Como Funciona a Ação Judicial?

• Ação contra o plano de saúde: A ação judicial pode ser movida contra o plano de saúde com o objetivo de garantir a cobertura do tratamento necessário. Nesses casos, é importante que o paciente tenha um laudo médico especializado, que demonstre a necessidade do tratamento e a recomendação do médico para a doença rara.

• Pedido de liminar: Em situações urgentes, pode-se solicitar uma liminar (decisão provisória) para garantir o fornecimento do tratamento enquanto o processo judicial continua. Esse pedido é especialmente relevante quando o tratamento é vital e não pode ser adiado.

• Indenização por danos morais: Além da garantia de cobertura do tratamento, é possível solicitar uma indenização por danos morais, caso o paciente sofra prejuízos em decorrência da negativa do plano de saúde, como agravamento da saúde, sofrimento psicológico ou perda de oportunidades de tratamento adequado.

3.6. Defensoria Pública

Caso o paciente não tenha condições financeiras para arcar com os custos de uma ação judicial, ele pode buscar a Defensoria Pública, que oferece assistência jurídica gratuita para pessoas em situação de vulnerabilidade. A Defensoria Pública pode atuar em nome do paciente para garantir o tratamento necessário, ingressando com uma ação judicial ou representando o paciente na reclamação à ANS.

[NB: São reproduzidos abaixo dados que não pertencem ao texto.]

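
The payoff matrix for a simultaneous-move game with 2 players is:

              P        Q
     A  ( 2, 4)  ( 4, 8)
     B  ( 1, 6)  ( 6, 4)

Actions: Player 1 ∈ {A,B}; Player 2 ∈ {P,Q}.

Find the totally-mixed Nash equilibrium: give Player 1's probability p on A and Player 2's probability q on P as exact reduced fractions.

p=1/3, q=2/3

P1 indiff ⇒ q·2+(1-q)·4 = q·1+(1-q)·6 ⇒ q(1) = (1-q)(2) ⇒ q = 2/3
P2 indiff ⇒ p·4+(1-p)·6 = p·8+(1-p)·4 ⇒ p(-4) = (1-p)(-2) ⇒ p = 1/3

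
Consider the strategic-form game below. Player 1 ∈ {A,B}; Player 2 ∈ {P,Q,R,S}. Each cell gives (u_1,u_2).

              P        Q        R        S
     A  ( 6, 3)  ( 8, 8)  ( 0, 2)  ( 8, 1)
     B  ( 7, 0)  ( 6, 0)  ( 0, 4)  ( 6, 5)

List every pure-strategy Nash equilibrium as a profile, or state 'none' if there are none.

PSNE = {(A,Q)}

(A,P): not NE [P1→B gives 7>6; P2→Q gives 8>3]
(A,Q): NE
(A,R): not NE [P2→Q gives 8>2]
(A,S): not NE [P2→Q gives 8>1]
(B,P): not NE [P2→S gives 5>0]
(B,Q): not NE [P1→A gives 8>6; P2→S gives 5>0]
(B,R): not NE [P2→S gives 5>4]
(B,S): not NE [P1→A gives 8>6]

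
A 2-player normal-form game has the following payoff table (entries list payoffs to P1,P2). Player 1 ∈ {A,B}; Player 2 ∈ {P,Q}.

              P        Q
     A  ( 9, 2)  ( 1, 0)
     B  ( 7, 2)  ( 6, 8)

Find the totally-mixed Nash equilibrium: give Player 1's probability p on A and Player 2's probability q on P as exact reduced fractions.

P1 indiff ⇒ q·9+(1-q)·1 = q·7+(1-q)·6 ⇒ q(2) = (1-q)(5) ⇒ q = 5/7
P2 indiff ⇒ p·2+(1-p)·2 = p·0+(1-p)·8 ⇒ p(2) = (1-p)(6) ⇒ p = 3/4

p=3/4, q=5/7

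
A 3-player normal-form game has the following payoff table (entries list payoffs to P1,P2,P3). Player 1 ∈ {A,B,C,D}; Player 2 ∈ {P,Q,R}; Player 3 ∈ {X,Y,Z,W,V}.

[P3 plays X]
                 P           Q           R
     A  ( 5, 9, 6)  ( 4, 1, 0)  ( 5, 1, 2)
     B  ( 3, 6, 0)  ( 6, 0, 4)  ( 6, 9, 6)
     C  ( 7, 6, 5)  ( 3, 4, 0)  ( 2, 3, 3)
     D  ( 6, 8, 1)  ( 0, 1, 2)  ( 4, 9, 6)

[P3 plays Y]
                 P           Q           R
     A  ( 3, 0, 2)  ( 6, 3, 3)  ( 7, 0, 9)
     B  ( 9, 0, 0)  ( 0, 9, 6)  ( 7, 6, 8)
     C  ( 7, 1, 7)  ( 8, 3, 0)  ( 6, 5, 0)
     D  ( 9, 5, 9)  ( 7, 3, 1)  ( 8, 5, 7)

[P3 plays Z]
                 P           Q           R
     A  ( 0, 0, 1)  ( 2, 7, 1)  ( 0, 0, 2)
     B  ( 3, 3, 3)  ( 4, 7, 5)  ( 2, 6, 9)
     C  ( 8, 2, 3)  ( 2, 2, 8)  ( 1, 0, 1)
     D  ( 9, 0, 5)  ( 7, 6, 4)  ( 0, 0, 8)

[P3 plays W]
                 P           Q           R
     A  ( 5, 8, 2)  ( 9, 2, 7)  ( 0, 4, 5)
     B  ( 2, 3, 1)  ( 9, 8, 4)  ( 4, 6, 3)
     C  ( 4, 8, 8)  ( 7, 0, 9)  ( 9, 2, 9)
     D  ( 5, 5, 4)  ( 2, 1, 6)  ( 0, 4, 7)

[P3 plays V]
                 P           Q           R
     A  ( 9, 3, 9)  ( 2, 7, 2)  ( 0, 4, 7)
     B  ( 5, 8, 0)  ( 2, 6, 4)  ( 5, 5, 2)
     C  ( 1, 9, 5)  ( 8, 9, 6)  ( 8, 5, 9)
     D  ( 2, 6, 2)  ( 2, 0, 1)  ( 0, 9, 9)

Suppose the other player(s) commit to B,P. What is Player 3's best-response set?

argmax u_3 = {Z}

u_3(X vs B,P) = 0
u_3(Y vs B,P) = 0
u_3(Z vs B,P) = 3
u_3(W vs B,P) = 1
u_3(V vs B,P) = 0
max payoff 3 at {Z}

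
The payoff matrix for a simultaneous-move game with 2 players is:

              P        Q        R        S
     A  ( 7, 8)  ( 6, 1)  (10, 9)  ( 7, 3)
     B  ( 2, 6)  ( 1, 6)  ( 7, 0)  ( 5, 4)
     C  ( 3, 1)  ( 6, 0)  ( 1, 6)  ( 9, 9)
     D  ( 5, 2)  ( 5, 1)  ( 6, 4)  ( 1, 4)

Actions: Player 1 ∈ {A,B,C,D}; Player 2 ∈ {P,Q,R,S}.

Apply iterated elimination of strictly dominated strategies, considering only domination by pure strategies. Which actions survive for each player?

P1 drop B (A beats it: P:7>2 Q:6>1 R:10>7 S:7>5)
P1 drop D (A beats it: P:7>5 Q:6>5 R:10>6 S:7>1)
P2 drop P (R beats it: A:9>8 C:6>1)
P2 drop Q (R beats it: A:9>1 C:6>0)
P1→{A,C} P2→{R,S}

Remaining: P1:{A,C} P2:{R,S}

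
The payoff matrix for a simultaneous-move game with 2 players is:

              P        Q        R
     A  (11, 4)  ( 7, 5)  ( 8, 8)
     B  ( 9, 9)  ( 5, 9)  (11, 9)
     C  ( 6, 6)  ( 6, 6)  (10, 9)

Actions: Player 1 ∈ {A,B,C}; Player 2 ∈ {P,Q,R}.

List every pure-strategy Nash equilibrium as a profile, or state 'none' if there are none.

(A,P): not NE [P2→R gives 8>4]
(A,Q): not NE [P2→R gives 8>5]
(A,R): not NE [P1→B gives 11>8]
(B,P): not NE [P1→A gives 11>9]
(B,Q): not NE [P1→A gives 7>5]
(B,R): NE
(C,P): not NE [P1→A gives 11>6; P2→R gives 9>6]
(C,Q): not NE [P1→A gives 7>6; P2→R gives 9>6]
(C,R): not NE [P1→B gives 11>10]

PSNE = {(B,R)}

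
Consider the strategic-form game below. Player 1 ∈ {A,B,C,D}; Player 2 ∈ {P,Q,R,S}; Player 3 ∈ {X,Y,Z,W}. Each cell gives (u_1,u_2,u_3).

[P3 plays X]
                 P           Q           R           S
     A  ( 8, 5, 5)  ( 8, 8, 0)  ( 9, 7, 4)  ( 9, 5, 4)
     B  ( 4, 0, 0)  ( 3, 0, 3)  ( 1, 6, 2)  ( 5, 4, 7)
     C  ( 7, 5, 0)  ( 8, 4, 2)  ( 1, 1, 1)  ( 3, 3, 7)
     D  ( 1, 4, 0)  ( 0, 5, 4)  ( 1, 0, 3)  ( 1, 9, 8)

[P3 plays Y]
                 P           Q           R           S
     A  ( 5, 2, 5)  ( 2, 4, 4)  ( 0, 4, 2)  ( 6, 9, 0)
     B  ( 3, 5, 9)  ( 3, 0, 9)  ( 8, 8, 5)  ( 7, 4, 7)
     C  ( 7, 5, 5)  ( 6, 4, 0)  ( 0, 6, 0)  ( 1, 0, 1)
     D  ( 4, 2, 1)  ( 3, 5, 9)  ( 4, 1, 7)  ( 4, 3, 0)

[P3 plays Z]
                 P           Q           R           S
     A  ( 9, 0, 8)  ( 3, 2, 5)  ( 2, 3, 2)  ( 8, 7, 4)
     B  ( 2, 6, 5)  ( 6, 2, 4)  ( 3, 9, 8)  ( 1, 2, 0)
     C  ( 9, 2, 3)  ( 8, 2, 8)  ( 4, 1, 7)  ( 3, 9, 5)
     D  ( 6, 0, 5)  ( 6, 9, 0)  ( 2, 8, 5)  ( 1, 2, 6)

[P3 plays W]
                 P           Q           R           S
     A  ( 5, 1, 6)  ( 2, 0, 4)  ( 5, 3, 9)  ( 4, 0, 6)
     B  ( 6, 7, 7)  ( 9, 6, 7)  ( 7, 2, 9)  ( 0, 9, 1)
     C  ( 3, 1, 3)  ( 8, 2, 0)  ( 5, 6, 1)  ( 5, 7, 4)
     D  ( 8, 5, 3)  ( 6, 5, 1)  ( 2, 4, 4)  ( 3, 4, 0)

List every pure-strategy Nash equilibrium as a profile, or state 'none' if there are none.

No pure NE.

(A,P,X): not NE [P2→Q gives 8>5; P3→Z gives 8>5]
(A,P,Y): not NE [P1→C gives 7>5; P2→S gives 9>2; P3→Z gives 8>5]
(A,P,Z): not NE [P2→S gives 7>0]
(A,P,W): not NE [P1→D gives 8>5; P2→R gives 3>1; P3→Z gives 8>6]
(A,Q,X): not NE [P3→Z gives 5>0]
(A,Q,Y): not NE [P1→C gives 6>2; P2→S gives 9>4; P3→Z gives 5>4]
(A,Q,Z): not NE [P1→C gives 8>3; P2→S gives 7>2]
(A,Q,W): not NE [P1→B gives 9>2; P2→R gives 3>0; P3→Z gives 5>4]
(A,R,X): not NE [P2→Q gives 8>7; P3→W gives 9>4]
(A,R,Y): not NE [P1→B gives 8>0; P2→S gives 9>4; P3→W gives 9>2]
(A,R,Z): not NE [P1→C gives 4>2; P2→S gives 7>3; P3→W gives 9>2]
(A,R,W): not NE [P1→B gives 7>5]
(A,S,X): not NE [P2→Q gives 8>5; P3→W gives 6>4]
(A,S,Y): not NE [P1→B gives 7>6; P3→W gives 6>0]
(A,S,Z): not NE [P3→W gives 6>4]
(A,S,W): not NE [P1→C gives 5>4; P2→R gives 3>0]
(B,P,X): not NE [P1→A gives 8>4; P2→R gives 6>0; P3→Y gives 9>0]
(B,P,Y): not NE [P1→C gives 7>3; P2→R gives 8>5]
(B,P,Z): not NE [P1→C gives 9>2; P2→R gives 9>6; P3→Y gives 9>5]
(B,P,W): not NE [P1→D gives 8>6; P2→S gives 9>7; P3→Y gives 9>7]
(B,Q,X): not NE [P1→C gives 8>3; P2→R gives 6>0; P3→Y gives 9>3]
(B,Q,Y): not NE [P1→C gives 6>3; P2→R gives 8>0]
(B,Q,Z): not NE [P1→C gives 8>6; P2→R gives 9>2; P3→Y gives 9>4]
(B,Q,W): not NE [P2→S gives 9>6; P3→Y gives 9>7]
(B,R,X): not NE [P1→A gives 9>1; P3→W gives 9>2]
(B,R,Y): not NE [P3→W gives 9>5]
(B,R,Z): not NE [P1→C gives 4>3; P3→W gives 9>8]
(B,R,W): not NE [P2→S gives 9>2]
(B,S,X): not NE [P1→A gives 9>5; P2→R gives 6>4]
(B,S,Y): not NE [P2→R gives 8>4]
(B,S,Z): not NE [P1→A gives 8>1; P2→R gives 9>2; P3→Y gives 7>0]
(B,S,W): not NE [P1→C gives 5>0; P3→Y gives 7>1]
(C,P,X): not NE [P1→A gives 8>7; P3→Y gives 5>0]
(C,P,Y): not NE [P2→R gives 6>5]
(C,P,Z): not NE [P2→S gives 9>2; P3→Y gives 5>3]
(C,P,W): not NE [P1→D gives 8>3; P2→S gives 7>1; P3→Y gives 5>3]
(C,Q,X): not NE [P2→P gives 5>4; P3→Z gives 8>2]
(C,Q,Y): not NE [P2→R gives 6>4; P3→Z gives 8>0]
(C,Q,Z): not NE [P2→S gives 9>2]
(C,Q,W): not NE [P1→B gives 9>8; P2→S gives 7>2; P3→Z gives 8>0]
(C,R,X): not NE [P1→A gives 9>1; P2→P gives 5>1; P3→Z gives 7>1]
(C,R,Y): not NE [P1→B gives 8>0; P3→Z gives 7>0]
(C,R,Z): not NE [P2→S gives 9>1]
(C,R,W): not NE [P1→B gives 7>5; P2→S gives 7>6; P3→Z gives 7>1]
(C,S,X): not NE [P1→A gives 9>3; P2→P gives 5>3]
(C,S,Y): not NE [P1→B gives 7>1; P2→R gives 6>0; P3→X gives 7>1]
(C,S,Z): not NE [P1→A gives 8>3; P3→X gives 7>5]
(C,S,W): not NE [P3→X gives 7>4]
(D,P,X): not NE [P1→A gives 8>1; P2→S gives 9>4; P3→Z gives 5>0]
(D,P,Y): not NE [P1→C gives 7>4; P2→Q gives 5>2; P3→Z gives 5>1]
(D,P,Z): not NE [P1→C gives 9>6; P2→Q gives 9>0]
(D,P,W): not NE [P3→Z gives 5>3]
(D,Q,X): not NE [P1→C gives 8>0; P2→S gives 9>5; P3→Y gives 9>4]
(D,Q,Y): not NE [P1→C gives 6>3]
(D,Q,Z): not NE [P1→C gives 8>6; P3→Y gives 9>0]
(D,Q,W): not NE [P1→B gives 9>6; P3→Y gives 9>1]
(D,R,X): not NE [P1→A gives 9>1; P2→S gives 9>0; P3→Y gives 7>3]
(D,R,Y): not NE [P1→B gives 8>4; P2→Q gives 5>1]
(D,R,Z): not NE [P1→C gives 4>2; P2→Q gives 9>8; P3→Y gives 7>5]
(D,R,W): not NE [P1→B gives 7>2; P2→Q gives 5>4; P3→Y gives 7>4]
(D,S,X): not NE [P1→A gives 9>1]
(D,S,Y): not NE [P1→B gives 7>4; P2→Q gives 5>3; P3→X gives 8>0]
(D,S,Z): not NE [P1→A gives 8>1; P2→Q gives 9>2; P3→X gives 8>6]
(D,S,W): not NE [P1→C gives 5>3; P2→Q gives 5>4; P3→X gives 8>0]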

3.7. Acompanhamento e Monitoramento

Após a contestação da negativa de tratamento, é importante que o paciente e a família acompanhem de perto o processo. Isso inclui garantir que a ANS, a Defensoria Pública ou os advogados especializados estejam trabalhando ativamente para resolver o caso. Também é importante manter a documentação organizada, de modo que, caso seja necessário recorrer ao judiciário, todos os documentos necessários estejam prontos para garantir um processo ágil.

4. Conclusão

A negativa de tratamento para doenças raras por parte de planos de saúde é uma situação que pode gerar grande angústia e insegurança para os pacientes e suas famílias. No entanto, a legislação brasileira garante direitos específicos para esses pacientes, assegurando-lhes o acesso a tratamentos necessários, medicamentos e terapias inovadoras, independentemente da raridade da doença ou do custo do tratamento.

Quando o plano de saúde recusa a cobertura, o paciente pode recorrer administrativamente ou judicialmente, buscando garantir que seus direitos sejam respeitados. A legislação e as decisões judiciais favorecem o direito à saúde, principalmente no caso de doenças raras, onde o acesso ao tratamento adequado é essencial para a qualidade de vida e a sobrevivência do paciente.